Pelo contrário, em alarmante quantidade de casos observa-se completa ausência de predisposição para o diálogo, com as entidades sindicais exibindo constrangedora fraqueza e os empresários fazendo pouco das soluções negociadas, apelando de pronto para o poder normativo da Justiça do Trabalho.
Em outras ocasiões, e desde a época em que estava à frente do Ministério do Trabalho, constatei que hipotéticos litigantes eram, na realidade, cúmplices em manobras que, a pretexto de conferir reajustes salariais, no fundo procuravam imprimir aparência de legitimidade a abusivas e inoportunas elevações de preços administrados pelo governo.
É vital que neste momento, decisivo para a economia e para o futuro, patrões e empregados se componham diretamente, estimulados por legítimas preocupações como os seus interesses.

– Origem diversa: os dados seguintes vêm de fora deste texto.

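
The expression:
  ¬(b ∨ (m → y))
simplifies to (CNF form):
m ∧ ¬b ∧ ¬y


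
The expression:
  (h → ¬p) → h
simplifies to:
h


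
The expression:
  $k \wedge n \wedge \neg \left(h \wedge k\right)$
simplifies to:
$k \wedge n \wedge \neg h$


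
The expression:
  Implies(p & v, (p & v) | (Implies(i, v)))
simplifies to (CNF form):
True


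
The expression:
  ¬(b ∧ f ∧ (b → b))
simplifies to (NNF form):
¬b ∨ ¬f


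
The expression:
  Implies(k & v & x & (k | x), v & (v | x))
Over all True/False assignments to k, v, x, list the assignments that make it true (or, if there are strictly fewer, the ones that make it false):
is always true.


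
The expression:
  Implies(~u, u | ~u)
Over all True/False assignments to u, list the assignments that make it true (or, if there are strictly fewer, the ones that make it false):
is always true.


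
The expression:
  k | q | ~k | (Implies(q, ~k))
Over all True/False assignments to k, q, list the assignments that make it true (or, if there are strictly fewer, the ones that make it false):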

Não podem, entretanto, sob a alegação de defendê-los, continuar ignorando os consumidores, desprezando a busca de estabilidade econômica e contribuindo para o retorno da espiral inflacionária.
Se dirigentes sindicais e empresários deixarem de adotar os reajustes nominais repassados aos preços como exclusiva solução para suas dificuldades em matéria de salários, os dissídios de setembro, outubro, novembro serão assimilados naturalmente, não causando a sensação de haverem sido utilizados como instrumento de oposição ao plano econômico e, por via de consequência, aos mais relevantes interesses da população e das classes trabalhadoras.
Contudo, se aumentos de preços voltarem a ocorrer desordenadamente e com a velocidade observada no passado, o melhor remédio será, com certeza, maior abertura do mercado interno para produtos importados, embora isto possa acarretar nefastas consequências para o nosso anêmico mercado de trabalho.